A Lei 11.442, de 2007, estabeleceu a natureza comercial do contrato celebrado entre o TAC e a ETC (Empresa de Transporte de Cargas), sem vínculo de emprego, contemplando o interesse deste último, em ter uma relação com liberdade para o exercício da atividade e a possibilidade de receber melhor remuneração, que pode ser suportada pela empresa, em razão do menor custo em relação ao contrato de emprego. Essa contratação tornou-se inviável pela quebra da boa-fé, que deve ser observada em todo e qualquer contrato, segundo o comando do código civil, pela esperteza e a má fé geradoras de insegurança jurídica. Muito disso em razão de pedidos de vínculo de emprego admitidos por tendencioso entendimento de inadmissibilidade de terceirização da atividade fim da empresa de transporte.

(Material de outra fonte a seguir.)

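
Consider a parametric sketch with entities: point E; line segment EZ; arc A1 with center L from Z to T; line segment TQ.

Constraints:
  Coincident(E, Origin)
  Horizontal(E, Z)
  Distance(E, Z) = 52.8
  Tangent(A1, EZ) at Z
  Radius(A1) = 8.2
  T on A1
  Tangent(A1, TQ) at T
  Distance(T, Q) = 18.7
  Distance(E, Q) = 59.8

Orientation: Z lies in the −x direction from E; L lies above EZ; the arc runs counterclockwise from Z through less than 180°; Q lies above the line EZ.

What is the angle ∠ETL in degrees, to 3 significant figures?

143°

Checks: ∠(LZ, ZE) = 90.00° ✓; |LT| = 8.200 ✓; ∠(LT, TQ) = 90.00° ✓; |TQ| = 18.70 ✓; |EQ| = 59.80 ✓.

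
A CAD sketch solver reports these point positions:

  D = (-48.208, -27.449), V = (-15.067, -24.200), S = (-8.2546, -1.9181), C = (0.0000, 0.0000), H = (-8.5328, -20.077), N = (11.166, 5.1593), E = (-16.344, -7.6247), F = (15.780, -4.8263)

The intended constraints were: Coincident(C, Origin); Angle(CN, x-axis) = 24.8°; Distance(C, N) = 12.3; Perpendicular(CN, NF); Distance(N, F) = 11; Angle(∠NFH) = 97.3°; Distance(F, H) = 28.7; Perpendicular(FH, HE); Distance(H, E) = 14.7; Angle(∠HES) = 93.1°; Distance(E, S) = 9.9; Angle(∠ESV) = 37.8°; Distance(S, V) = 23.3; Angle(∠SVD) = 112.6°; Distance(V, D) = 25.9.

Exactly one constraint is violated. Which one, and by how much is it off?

Distance(V, D) = 25.9 — off by 7.40.

C = (0.00, 0.00) ✓; CN at 24.80° ✓; |CN| = 12.30 ✓; ∠(CN, NF) = 90.00° ✓; |NF| = 11.00 ✓; ∠NFH = 97.30° ✓; |FH| = 28.70 ✓; ∠(FH, HE) = 90.00° ✓; |HE| = 14.70 ✓; ∠HES = 93.10° ✓; |ES| = 9.900 ✓; ∠ESV = 37.80° ✓; |SV| = 23.30 ✓; ∠SVD = 112.6° ✓; |VD| = 33.30 ✗.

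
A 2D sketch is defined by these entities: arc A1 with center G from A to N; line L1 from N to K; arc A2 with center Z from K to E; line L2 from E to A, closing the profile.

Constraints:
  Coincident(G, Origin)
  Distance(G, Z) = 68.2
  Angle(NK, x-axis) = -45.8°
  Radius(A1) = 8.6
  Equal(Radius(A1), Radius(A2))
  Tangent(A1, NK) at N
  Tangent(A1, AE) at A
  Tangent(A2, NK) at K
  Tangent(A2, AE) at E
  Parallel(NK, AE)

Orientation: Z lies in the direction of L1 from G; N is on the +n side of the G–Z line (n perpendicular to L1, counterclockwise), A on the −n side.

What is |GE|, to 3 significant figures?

68.7

Tangency of A1 to both parallel lines with radius 8.6 puts N and A at G ± 8.6·n: N = (6.17, 6.00), A = (-6.17, -6.00). Equal radii place K and E the same way about Z: K = Z + 8.6·n = (53.7, -42.9), E = Z − 8.6·n = (41.4, -54.9). Then |GE| = |E − G| = 68.7.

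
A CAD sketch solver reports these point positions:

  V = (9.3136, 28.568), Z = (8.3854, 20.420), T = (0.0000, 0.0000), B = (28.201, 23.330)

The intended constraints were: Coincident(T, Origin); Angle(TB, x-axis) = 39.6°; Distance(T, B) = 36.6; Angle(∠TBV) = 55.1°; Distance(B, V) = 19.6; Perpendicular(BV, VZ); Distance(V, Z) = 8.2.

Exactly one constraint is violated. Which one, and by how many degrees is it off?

Perpendicular(BV, VZ) — off by 9.00°.

T = (0.00, 0.00) ✓; TB at 39.60° ✓; |TB| = 36.60 ✓; ∠TBV = 55.10° ✓; |BV| = 19.60 ✓; ∠(BV, VZ) = 99.00° ✗; |VZ| = 8.201 ✓.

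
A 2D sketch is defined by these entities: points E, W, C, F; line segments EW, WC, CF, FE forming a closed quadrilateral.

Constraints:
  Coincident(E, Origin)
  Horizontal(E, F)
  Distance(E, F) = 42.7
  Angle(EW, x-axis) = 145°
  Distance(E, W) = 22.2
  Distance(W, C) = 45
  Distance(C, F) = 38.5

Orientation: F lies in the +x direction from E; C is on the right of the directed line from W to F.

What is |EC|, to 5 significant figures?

24.211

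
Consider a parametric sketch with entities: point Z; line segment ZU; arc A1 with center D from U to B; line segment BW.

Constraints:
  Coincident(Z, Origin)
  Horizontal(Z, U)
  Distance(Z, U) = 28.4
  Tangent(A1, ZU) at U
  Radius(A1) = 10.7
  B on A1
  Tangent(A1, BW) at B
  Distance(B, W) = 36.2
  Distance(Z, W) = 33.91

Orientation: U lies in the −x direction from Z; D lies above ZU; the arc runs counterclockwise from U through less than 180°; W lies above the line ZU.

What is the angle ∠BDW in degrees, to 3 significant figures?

73.5°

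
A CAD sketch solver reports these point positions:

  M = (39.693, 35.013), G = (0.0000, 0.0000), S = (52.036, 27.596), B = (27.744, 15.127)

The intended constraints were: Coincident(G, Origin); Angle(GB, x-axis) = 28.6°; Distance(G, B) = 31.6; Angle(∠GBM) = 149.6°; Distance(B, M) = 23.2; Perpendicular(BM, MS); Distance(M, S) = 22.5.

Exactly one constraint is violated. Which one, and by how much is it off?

Distance(M, S) = 22.5 — off by 8.10.

G = (0.00, 0.00) ✓; GB at 28.60° ✓; |GB| = 31.60 ✓; ∠GBM = 149.6° ✓; |BM| = 23.20 ✓; ∠(BM, MS) = 90.00° ✓; |MS| = 14.40 ✗.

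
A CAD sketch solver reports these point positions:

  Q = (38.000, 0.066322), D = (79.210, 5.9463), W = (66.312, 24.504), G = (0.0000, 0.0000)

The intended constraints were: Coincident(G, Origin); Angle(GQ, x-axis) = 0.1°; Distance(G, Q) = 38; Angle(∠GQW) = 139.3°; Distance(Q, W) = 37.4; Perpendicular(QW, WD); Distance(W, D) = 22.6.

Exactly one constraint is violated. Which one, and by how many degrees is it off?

Perpendicular(QW, WD) — off by 6.00°.

G = (0.00, 0.00) ✓; GQ at 0.1000° ✓; |GQ| = 38.00 ✓; ∠GQW = 139.3° ✓; |QW| = 37.40 ✓; ∠(QW, WD) = 96.00° ✗; |WD| = 22.60 ✓.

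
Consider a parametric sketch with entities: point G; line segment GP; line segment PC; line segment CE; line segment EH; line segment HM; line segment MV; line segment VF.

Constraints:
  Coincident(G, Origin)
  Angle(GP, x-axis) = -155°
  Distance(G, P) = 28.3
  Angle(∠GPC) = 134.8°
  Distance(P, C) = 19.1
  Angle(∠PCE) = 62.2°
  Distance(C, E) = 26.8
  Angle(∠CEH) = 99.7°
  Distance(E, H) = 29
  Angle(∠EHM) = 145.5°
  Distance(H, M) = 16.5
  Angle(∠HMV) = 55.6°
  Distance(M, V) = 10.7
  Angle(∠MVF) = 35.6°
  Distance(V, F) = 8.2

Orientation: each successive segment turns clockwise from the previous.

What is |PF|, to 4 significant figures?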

Em momento oportuno, o Supremo Tribunal Federal, no julgamento da ADI 3.961-DF, decidiu ser constitucional a disposição da Lei 11.442 de 2007, que prevê a terceirização pela ETC e a subcontratação do TAC, uma vez observadas as normas da lei na contratação, afirmando ainda a natureza comercial desse contrato, colocou um ponto final nesta esdruxula tese de ilegalidade da terceirização da atividade fim da empresa.
Deste modo, a formalização do caminhoneiro inscrito como Micro Empreendendor Individual – MEI representa o afastamento em definitivo de qualquer dúvida sobre a natureza da relação entre a ETC e o caminhoneiro, pessoa jurídica especial, empreendedor e empresário de transporte. Haverá maior segurança jurídica nessa contratação protegida agora pela boa fé das partes, pela lei e pela jurisprudência do STF.
* Marcos Aurélio Ribeiro é Assessor Jurídico do SETCESP.